Maybe that’s part of the problem. It’s easy to feel judged. Precisely because we mothers want so very much to do our absolute best for our children, we can be vulnerable to worrying that we’re doing it wrong. And if someone with professional qualifications – or, even harder, someone we like and trust – tells us we should be doing something for our child, it takes a lot of courage not to do it. But part of the joy of growing into motherhood is developing that powerful gut instinct that simply knows what is best for me and my child, right here, right now.

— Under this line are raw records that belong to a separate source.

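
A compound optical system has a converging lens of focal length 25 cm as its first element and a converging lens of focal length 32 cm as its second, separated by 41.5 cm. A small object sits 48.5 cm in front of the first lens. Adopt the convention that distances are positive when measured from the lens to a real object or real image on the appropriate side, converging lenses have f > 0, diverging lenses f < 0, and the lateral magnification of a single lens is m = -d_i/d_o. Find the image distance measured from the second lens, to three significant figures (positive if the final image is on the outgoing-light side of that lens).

First lens: d_i1 = 1/(1/25 - 1/48.5) = 51.596 cm.
This image would form 51.596 cm past lens 1, i.e. 10.096 cm beyond lens 2, so it is a virtual object for lens 2: d_o2 = 41.5 - 51.596 = -10.096 cm.
Second lens: d_i2 = 1/(1/32 - 1/(-10.096)) = 7.675 cm.

7.67 cm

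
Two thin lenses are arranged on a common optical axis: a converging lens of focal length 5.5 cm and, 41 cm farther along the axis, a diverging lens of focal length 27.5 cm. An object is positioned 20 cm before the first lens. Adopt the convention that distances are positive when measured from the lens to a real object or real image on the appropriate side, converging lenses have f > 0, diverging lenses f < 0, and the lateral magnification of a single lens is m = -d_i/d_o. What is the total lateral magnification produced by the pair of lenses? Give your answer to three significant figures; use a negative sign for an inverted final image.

-0.171

Applying the thin-lens equation to the first lens, 1/5.5 = 1/20 + 1/d_i1, which gives d_i1 = 7.586 cm.
Its lateral magnification is m_1 = -d_i1/d_o1 = -(7.586)/20 = -0.3793.
That image sits 33.414 cm in front of the second lens, so d_o2 = 33.414 cm.
Applying the thin-lens equation again with f_2 = -27.5 cm and d_o2 = 33.414 cm gives d_i2 = -15.085 cm.
m_2 = -(-15.085)/(33.414) = 0.4515.
Overall magnification: m = m_1 m_2 = -0.1712.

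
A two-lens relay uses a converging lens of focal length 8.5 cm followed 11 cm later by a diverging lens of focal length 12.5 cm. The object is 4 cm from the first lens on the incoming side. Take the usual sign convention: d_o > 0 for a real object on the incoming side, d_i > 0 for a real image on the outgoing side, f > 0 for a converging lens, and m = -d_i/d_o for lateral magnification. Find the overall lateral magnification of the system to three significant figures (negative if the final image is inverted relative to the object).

Applying the thin-lens equation to the first lens, 1/8.5 = 1/4 + 1/d_i1, which gives d_i1 = -7.556 cm.
Its lateral magnification is m_1 = -d_i1/d_o1 = -(-7.556)/4 = 1.8889.
With d_i1 < 0 the first image is virtual and lies on the object side; the object distance for lens 2 is d_o2 = 11 - (-7.556) = 18.556 cm.
Applying the thin-lens equation again with f_2 = -12.5 cm and d_o2 = 18.556 cm gives d_i2 = -7.469 cm.
m_2 = -(-7.469)/(18.556) = 0.4025.
Overall magnification: m = m_1 m_2 = 0.7603.

0.760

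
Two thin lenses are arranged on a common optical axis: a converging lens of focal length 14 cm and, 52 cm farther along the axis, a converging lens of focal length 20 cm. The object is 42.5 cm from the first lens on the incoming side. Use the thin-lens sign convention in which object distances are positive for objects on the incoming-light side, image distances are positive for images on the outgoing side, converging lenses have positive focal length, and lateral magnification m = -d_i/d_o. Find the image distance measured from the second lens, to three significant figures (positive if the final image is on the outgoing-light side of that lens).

56.0 cm

Lens 1: 1/d_i1 = 1/f_1 - 1/d_o1 = 1/14 - 1/42.5 = 0.04790 cm^-1, so d_i1 = 20.877 cm.
That image sits 31.123 cm in front of the second lens, so d_o2 = 31.123 cm.
Lens 2: 1/d_i2 = 1/f_2 - 1/d_o2 = 1/20 - 1/(31.123) = 0.01787 cm^-1, so d_i2 = 55.962 cm.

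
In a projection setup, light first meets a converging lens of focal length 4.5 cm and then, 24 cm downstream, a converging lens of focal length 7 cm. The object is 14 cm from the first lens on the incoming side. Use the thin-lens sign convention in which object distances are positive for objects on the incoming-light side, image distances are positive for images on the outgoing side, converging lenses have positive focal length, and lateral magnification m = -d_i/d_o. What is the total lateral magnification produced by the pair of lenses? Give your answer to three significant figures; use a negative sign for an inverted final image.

0.320

Lens 1: 1/d_i1 = 1/f_1 - 1/d_o1 = 1/4.5 - 1/14 = 0.15079 cm^-1, so d_i1 = 6.632 cm.
m_1 = -(6.632)/14 = -0.4737.
That image sits 17.368 cm in front of the second lens, so d_o2 = 17.368 cm.
Lens 2: 1/d_i2 = 1/f_2 - 1/d_o2 = 1/7 - 1/(17.368) = 0.08528 cm^-1, so d_i2 = 11.726 cm.
m_2 = -(11.726)/(17.368) = -0.6751.
The system's lateral magnification is m_1 m_2 = (-0.4737)(-0.6751) = 0.3198.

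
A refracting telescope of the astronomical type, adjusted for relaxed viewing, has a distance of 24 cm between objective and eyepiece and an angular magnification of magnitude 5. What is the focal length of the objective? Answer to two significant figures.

20 cm

In normal adjustment the tube length equals f_obj + f_eye and |M| = f_obj/f_eye.
So f_obj = 5 f_eye and 5 f_eye + f_eye = 24 cm, giving f_eye = 24/6 = 4.000 cm and f_obj = 20.000 cm.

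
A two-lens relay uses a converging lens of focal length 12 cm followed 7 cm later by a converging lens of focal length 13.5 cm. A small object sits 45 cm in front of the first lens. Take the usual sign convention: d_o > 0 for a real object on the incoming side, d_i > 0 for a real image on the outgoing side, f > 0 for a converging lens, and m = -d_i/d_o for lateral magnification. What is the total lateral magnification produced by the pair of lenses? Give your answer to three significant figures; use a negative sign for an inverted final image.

Lens 1: 1/d_i1 = 1/f_1 - 1/d_o1 = 1/12 - 1/45 = 0.06111 cm^-1, so d_i1 = 16.364 cm.
m_1 = -(16.364)/45 = -0.3636.
Since 16.364 cm > 7 cm, the first image lies past the second lens and serves as a virtual object: d_o2 = L - d_i1 = -9.364 cm.
Lens 2: 1/d_i2 = 1/f_2 - 1/d_o2 = 1/13.5 - 1/(-9.364) = 0.18087 cm^-1, so d_i2 = 5.529 cm.
m_2 = -(5.529)/(-9.364) = 0.5905.
Overall magnification: m = m_1 m_2 = -0.2147.

-0.215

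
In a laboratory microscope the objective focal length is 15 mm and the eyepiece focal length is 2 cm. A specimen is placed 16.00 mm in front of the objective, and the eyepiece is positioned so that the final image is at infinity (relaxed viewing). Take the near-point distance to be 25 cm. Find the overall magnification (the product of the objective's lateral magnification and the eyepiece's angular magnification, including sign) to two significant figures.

Convert to cm: f_obj = 15 mm = 1.5 cm; d_o = 16.00 mm = 1.60 cm.
Objective: 1/d_i = 1/f_obj - 1/d_o = 1/1.5 - 1/1.60 = 0.04167 cm^-1, so d_i = 24.000 cm.
m_obj = -d_i/d_o = -24.000/1.60 = -15.000.
Eyepiece angular magnification (image at infinity): M_eye = D/f_e = 25/2 = 12.500.
Overall M = m_obj x M_eye = (-15.000)(12.500) = -187.50.

-190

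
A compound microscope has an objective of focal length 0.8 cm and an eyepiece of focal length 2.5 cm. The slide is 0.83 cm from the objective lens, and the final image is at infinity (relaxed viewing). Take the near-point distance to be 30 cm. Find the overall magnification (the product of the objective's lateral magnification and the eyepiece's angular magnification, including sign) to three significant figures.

Objective: 1/d_i = 1/f_obj - 1/d_o = 1/0.8 - 1/0.83 = 0.04518 cm^-1, so d_i = 22.133 cm.
m_obj = -d_i/d_o = -22.133/0.83 = -26.667.
Eyepiece angular magnification (image at infinity): M_eye = D/f_e = 30/2.5 = 12.000.
Overall M = m_obj x M_eye = (-26.667)(12.000) = -320.00.

-320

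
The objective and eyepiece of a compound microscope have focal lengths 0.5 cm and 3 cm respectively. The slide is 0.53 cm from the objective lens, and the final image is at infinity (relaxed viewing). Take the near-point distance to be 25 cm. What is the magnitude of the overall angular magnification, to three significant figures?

Objective: 1/d_i = 1/f_obj - 1/d_o = 1/0.5 - 1/0.53 = 0.11321 cm^-1, so d_i = 8.833 cm.
m_obj = -d_i/d_o = -8.833/0.53 = -16.667.
Eyepiece angular magnification (image at infinity): M_eye = D/f_e = 25/3 = 8.333.
Overall M = m_obj x M_eye = (-16.667)(8.333) = -138.89.
|M| = 138.89.

139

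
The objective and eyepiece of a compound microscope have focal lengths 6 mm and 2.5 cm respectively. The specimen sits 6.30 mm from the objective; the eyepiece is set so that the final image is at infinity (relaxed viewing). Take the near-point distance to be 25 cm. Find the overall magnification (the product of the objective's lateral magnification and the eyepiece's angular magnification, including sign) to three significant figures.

Convert to cm: f_obj = 6 mm = 0.6 cm; d_o = 6.30 mm = 0.63 cm.
Objective: 1/d_i = 1/f_obj - 1/d_o = 1/0.6 - 1/0.63 = 0.07937 cm^-1, so d_i = 12.600 cm.
m_obj = -d_i/d_o = -12.600/0.63 = -20.000.
Eyepiece angular magnification (image at infinity): M_eye = D/f_e = 25/2.5 = 10.000.
Overall M = m_obj x M_eye = (-20.000)(10.000) = -200.00.

-200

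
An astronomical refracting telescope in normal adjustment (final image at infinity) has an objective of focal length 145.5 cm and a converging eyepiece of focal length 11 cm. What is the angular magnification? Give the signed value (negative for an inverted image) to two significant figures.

M = -f_obj/f_eye = -145.5/(11) = -13.227.

-13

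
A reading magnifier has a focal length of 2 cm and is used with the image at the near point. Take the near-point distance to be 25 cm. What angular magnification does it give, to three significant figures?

13.5

M = 1 + D/f = 1 + 25/2 = 13.500.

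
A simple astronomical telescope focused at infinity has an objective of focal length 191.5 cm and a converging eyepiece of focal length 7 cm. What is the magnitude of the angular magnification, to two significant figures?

|M| = f_obj/|f_eye| = 191.5/7 = 27.357.

27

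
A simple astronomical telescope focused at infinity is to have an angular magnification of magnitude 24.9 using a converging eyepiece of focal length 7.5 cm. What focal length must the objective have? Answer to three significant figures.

187 cm

|M| = f_obj/|f_eye|, so f_obj = |M| x |f_eye| = 24.9 x 7.5 = 186.750 cm.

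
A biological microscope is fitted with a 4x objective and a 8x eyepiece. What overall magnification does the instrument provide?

The overall magnification of a compound microscope is the product of the objective and eyepiece magnifications:
M = M_obj x M_eye = 4 x 8 = 32.

32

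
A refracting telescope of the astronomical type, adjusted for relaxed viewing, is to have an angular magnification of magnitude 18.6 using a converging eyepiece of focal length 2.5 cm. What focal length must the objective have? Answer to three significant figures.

46.5 cm

|M| = f_obj/|f_eye|, so f_obj = |M| x |f_eye| = 18.6 x 2.5 = 46.500 cm.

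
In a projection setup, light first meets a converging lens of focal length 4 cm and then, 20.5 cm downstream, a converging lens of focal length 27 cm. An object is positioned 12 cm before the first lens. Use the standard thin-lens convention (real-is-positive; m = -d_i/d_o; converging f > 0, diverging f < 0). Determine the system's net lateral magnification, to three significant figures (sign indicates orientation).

Applying the thin-lens equation to the first lens, 1/4 = 1/12 + 1/d_i1, which gives d_i1 = 6.000 cm.
Its lateral magnification is m_1 = -d_i1/d_o1 = -(6.000)/12 = -0.5000.
The intermediate image is 6.000 cm to the right of lens 1, so d_o2 = L - d_i1 = 20.5 - 6.000 = 14.500 cm.
Applying the thin-lens equation again with f_2 = 27 cm and d_o2 = 14.500 cm gives d_i2 = -31.320 cm.
m_2 = -(-31.320)/(14.500) = 2.1600.
Total m = m_1 x m_2 = (-0.5000)(2.1600) = -1.0800.

-1.08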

As a health professional, it often seems to be my job to offer advice. Maybe sometimes it is useful. But I love it when parents question me. Then I know that they are really engaging. They are focused on their child and themselves. It’s more important to them to meet the real needs of their family than to try to please or impress me. They are on the tricky and exhilarating journey of real life parenting.
Real world parenting
There’s no escape route – being a parent is always a challenge. We get our hands dirty and our brains frazzled pretty much every day. But good stuff rarely comes easily. Those days when we feel we are just barely surviving are often the times we grow the most. We look back, months or even years later, and realise that it was ok. Maybe we followed the advice, or maybe we chose not to. Maybe we decided not to ask for advice at all, because actually we were happy enough with the toddler sleeping in our bed, or the little girl throwing her toys on the floor today. Because we could see the bigger picture. We knew things were nowhere near perfect and never would be, but actually our child was all right exactly as she was. And, right here and now, we didn’t need to worry quite so much.